Apesar do PIB capixaba ter dado um salto de 215% na última década, pelo menos 10 mil famílias ainda moram em casas inadequadas ou condenadas, feitas de taipa, madeira aproveitada, palha ou outro material. Outras 160 mil famílias não contam com esgotamento sanitário adequado e 46 mil residências não têm água canalizada, como no caso de Dona Seli Pena Ferreira, de 63 anos.

Há 15 anos, a moradora de Alzira Ramos  acorda cedo todos os dias e caminha cerca de um quilômetro a passos lentos para chegar até a única fonte de água limpa que atende as famílias do bairro. “Já perdi a fé, meu filho”, desabafou.

A poucas quadras dali, já em Chácara Paraíso, Rosana Muniz Alves, de 24 anos, passa pelos mesmos problemas. Grávida de quatro meses, a desempregada precisa da ajuda do sobrinho, de 15 anos, para retirar água de um reservatório próximo de casa.

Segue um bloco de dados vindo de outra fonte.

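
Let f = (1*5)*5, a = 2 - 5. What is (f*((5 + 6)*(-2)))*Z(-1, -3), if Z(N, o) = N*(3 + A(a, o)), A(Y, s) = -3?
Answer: 0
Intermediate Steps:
a = -3
Z(N, o) = 0 (Z(N, o) = N*(3 - 3) = N*0 = 0)
f = 25 (f = 5*5 = 25)
(f*((5 + 6)*(-2)))*Z(-1, -3) = (25*((5 + 6)*(-2)))*0 = (25*(11*(-2)))*0 = (25*(-22))*0 = -550*0 = 0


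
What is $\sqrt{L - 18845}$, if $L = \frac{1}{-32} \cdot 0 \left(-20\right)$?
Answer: $i \sqrt{18845} \approx 137.28 i$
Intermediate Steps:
$L = 0$ ($L = \left(- \frac{1}{32}\right) 0 \left(-20\right) = 0 \left(-20\right) = 0$)
$\sqrt{L - 18845} = \sqrt{0 - 18845} = \sqrt{-18845} = i \sqrt{18845}$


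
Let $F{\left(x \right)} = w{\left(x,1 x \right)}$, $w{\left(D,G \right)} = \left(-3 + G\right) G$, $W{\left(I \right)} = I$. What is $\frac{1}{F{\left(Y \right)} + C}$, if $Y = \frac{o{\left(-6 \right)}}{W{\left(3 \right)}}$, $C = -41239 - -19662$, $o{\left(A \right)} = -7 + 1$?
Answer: $- \frac{1}{21567} \approx -4.6367 \cdot 10^{-5}$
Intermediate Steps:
$o{\left(A \right)} = -6$
$C = -21577$ ($C = -41239 + 19662 = -21577$)
$w{\left(D,G \right)} = G \left(-3 + G\right)$
$Y = -2$ ($Y = - \frac{6}{3} = \left(-6\right) \frac{1}{3} = -2$)
$F{\left(x \right)} = x \left(-3 + x\right)$ ($F{\left(x \right)} = 1 x \left(-3 + 1 x\right) = x \left(-3 + x\right)$)
$\frac{1}{F{\left(Y \right)} + C} = \frac{1}{- 2 \left(-3 - 2\right) - 21577} = \frac{1}{\left(-2\right) \left(-5\right) - 21577} = \frac{1}{10 - 21577} = \frac{1}{-21567} = - \frac{1}{21567}$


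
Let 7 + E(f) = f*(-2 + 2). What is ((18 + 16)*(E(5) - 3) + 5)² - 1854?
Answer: 110371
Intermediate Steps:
E(f) = -7 (E(f) = -7 + f*(-2 + 2) = -7 + f*0 = -7 + 0 = -7)
((18 + 16)*(E(5) - 3) + 5)² - 1854 = ((18 + 16)*(-7 - 3) + 5)² - 1854 = (34*(-10) + 5)² - 1854 = (-340 + 5)² - 1854 = (-335)² - 1854 = 112225 - 1854 = 110371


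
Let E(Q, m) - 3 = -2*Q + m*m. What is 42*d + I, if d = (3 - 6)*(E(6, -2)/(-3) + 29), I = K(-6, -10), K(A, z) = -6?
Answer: -3870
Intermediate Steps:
I = -6
E(Q, m) = 3 + m² - 2*Q (E(Q, m) = 3 + (-2*Q + m*m) = 3 + (-2*Q + m²) = 3 + (m² - 2*Q) = 3 + m² - 2*Q)
d = -92 (d = (3 - 6)*((3 + (-2)² - 2*6)/(-3) + 29) = -3*((3 + 4 - 12)*(-⅓) + 29) = -3*(-5*(-⅓) + 29) = -3*(5/3 + 29) = -3*92/3 = -92)
42*d + I = 42*(-92) - 6 = -3864 - 6 = -3870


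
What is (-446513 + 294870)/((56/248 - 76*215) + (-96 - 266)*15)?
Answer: 4700933/674863 ≈ 6.9658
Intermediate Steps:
(-446513 + 294870)/((56/248 - 76*215) + (-96 - 266)*15) = -151643/((56*(1/248) - 16340) - 362*15) = -151643/((7/31 - 16340) - 5430) = -151643/(-506533/31 - 5430) = -151643/(-674863/31) = -151643*(-31/674863) = 4700933/674863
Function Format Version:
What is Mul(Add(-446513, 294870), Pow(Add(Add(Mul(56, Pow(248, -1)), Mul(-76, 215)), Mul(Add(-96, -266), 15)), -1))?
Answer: Rational(4700933, 674863) ≈ 6.9658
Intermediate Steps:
Mul(Add(-446513, 294870), Pow(Add(Add(Mul(56, Pow(248, -1)), Mul(-76, 215)), Mul(Add(-96, -266), 15)), -1)) = Mul(-151643, Pow(Add(Add(Mul(56, Rational(1, 248)), -16340), Mul(-362, 15)), -1)) = Mul(-151643, Pow(Add(Add(Rational(7, 31), -16340), -5430), -1)) = Mul(-151643, Pow(Add(Rational(-506533, 31), -5430), -1)) = Mul(-151643, Pow(Rational(-674863, 31), -1)) = Mul(-151643, Rational(-31, 674863)) = Rational(4700933, 674863)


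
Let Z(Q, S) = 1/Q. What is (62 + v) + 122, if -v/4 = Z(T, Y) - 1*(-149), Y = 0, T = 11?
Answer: -4536/11 ≈ -412.36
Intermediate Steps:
v = -6560/11 (v = -4*(1/11 - 1*(-149)) = -4*(1/11 + 149) = -4*1640/11 = -6560/11 ≈ -596.36)
(62 + v) + 122 = (62 - 6560/11) + 122 = -5878/11 + 122 = -4536/11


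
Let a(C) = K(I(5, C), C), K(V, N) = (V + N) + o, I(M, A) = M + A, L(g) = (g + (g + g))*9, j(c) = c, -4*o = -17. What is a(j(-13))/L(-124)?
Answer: 67/13392 ≈ 0.0050030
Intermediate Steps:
o = 17/4 (o = -¼*(-17) = 17/4 ≈ 4.2500)
L(g) = 27*g (L(g) = (g + 2*g)*9 = (3*g)*9 = 27*g)
I(M, A) = A + M
K(V, N) = 17/4 + N + V (K(V, N) = (V + N) + 17/4 = (N + V) + 17/4 = 17/4 + N + V)
a(C) = 37/4 + 2*C (a(C) = 17/4 + C + (C + 5) = 17/4 + C + (5 + C) = 37/4 + 2*C)
a(j(-13))/L(-124) = (37/4 + 2*(-13))/((27*(-124))) = (37/4 - 26)/(-3348) = -67/4*(-1/3348) = 67/13392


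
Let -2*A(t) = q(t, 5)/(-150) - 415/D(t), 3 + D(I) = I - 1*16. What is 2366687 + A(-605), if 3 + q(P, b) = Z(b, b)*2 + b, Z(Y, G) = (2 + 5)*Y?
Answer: 73840631513/31200 ≈ 2.3667e+6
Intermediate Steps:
Z(Y, G) = 7*Y
q(P, b) = -3 + 15*b (q(P, b) = -3 + ((7*b)*2 + b) = -3 + (14*b + b) = -3 + 15*b)
D(I) = -19 + I (D(I) = -3 + (I - 1*16) = -3 + (I - 16) = -3 + (-16 + I) = -19 + I)
A(t) = 6/25 + 415/(2*(-19 + t)) (A(t) = -((-3 + 15*5)/(-150) - 415/(-19 + t))/2 = -((-3 + 75)*(-1/150) - 415/(-19 + t))/2 = -(72*(-1/150) - 415/(-19 + t))/2 = -(-12/25 - 415/(-19 + t))/2 = 6/25 + 415/(2*(-19 + t)))
2366687 + A(-605) = 2366687 + (10147 + 12*(-605))/(50*(-19 - 605)) = 2366687 + (1/50)*(10147 - 7260)/(-624) = 2366687 + (1/50)*(-1/624)*2887 = 2366687 - 2887/31200 = 73840631513/31200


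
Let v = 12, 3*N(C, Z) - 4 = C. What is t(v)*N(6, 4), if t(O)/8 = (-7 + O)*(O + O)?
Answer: 3200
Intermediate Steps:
N(C, Z) = 4/3 + C/3
t(O) = 16*O*(-7 + O) (t(O) = 8*((-7 + O)*(O + O)) = 8*((-7 + O)*(2*O)) = 8*(2*O*(-7 + O)) = 16*O*(-7 + O))
t(v)*N(6, 4) = (16*12*(-7 + 12))*(4/3 + (1/3)*6) = (16*12*5)*(4/3 + 2) = 960*(10/3) = 3200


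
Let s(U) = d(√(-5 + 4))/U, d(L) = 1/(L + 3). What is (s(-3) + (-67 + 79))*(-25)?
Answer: -595/2 - 5*I/6 ≈ -297.5 - 0.83333*I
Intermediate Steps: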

Rosana e Cleber tiveram que cavar um poço em casa, no Espírito Santo (Foto: Marcelo Prest/ A Gazeta)Rosana e Cleber tiveram que cavar um poço em
casa (Foto: Marcelo Prest/ A Gazeta)

A família vive com o baixo salário do marido, que faz “bicos” como ajudante de pedreiro. “Esse mês consegui fazer uma compra de R$ 300, mas às vezes o dinheiro não dá”, disse.

Rosana, que estudou apenas até a segunda série do ensino fundamental, diz que a infraestrutura do bairro parece ser do século passado. “Não temos nem o básico”, completou.

Quanto às demandas de Alzira Ramos, a Secretaria Municipal de Infraestrutura (Seminfra) afirmou que possui um projeto de drenagem e pavimentação para a Avenida Virgínia Malini Ramos (a principal do bairro), orçada em R$ 725,7 mil. A obra, porém, aguarda liberação de convênio com o governo do estado para sair.

“Outras ruas receberão aplicação de 'revsol', um produto utilizado na pavimentação alternativa e que tem durabilidade de até três anos. Essas vias entrarão no cronograma da Seminfra em 2016”, prometeu a prefeitura.

A administração municipal disse ainda que o bairro será contemplado dentro de um “grande” projeto de extensão da rede elétrica, que atualmente encontra-se em fase de licitação.

Melhora
A diretora-presidente do Instituto Jones dos Santos Neves, Andrezza Rosalém Vieira, destaca que o Espírito Santo vem melhorando sua renda domiciliar per capta, com aumento de 8,1% no rendimento das famílias somente de 2013 para 2014. “Tivemos um aumento principalmente da renda dos mais pobres”, pontuou.

Apesar do resultado, o estado é o 12º com maior desigualdade social no país, com coeficiente de Gini de 0,487 (quanto mais perto de zero, menos desigual), segundo os dados da última Pnad.

A desigualdade entre as rendas dos trabalhadores urbano e rural, entretanto, continua alta. Enquanto na cidade o salário médio ficou em R$ 1,117, em 2014, no meio rural esse valor era de R$ 682.

Andrezza disse que essa diferença é comum. ”O custo de vida no campo é menor. No Espírito Santo tem uma característica de agricultura familiar, que produz para o próprio consumo. Mas, no geral, a renda no campo também tem melhorado mais do que na cidade”, concluiu.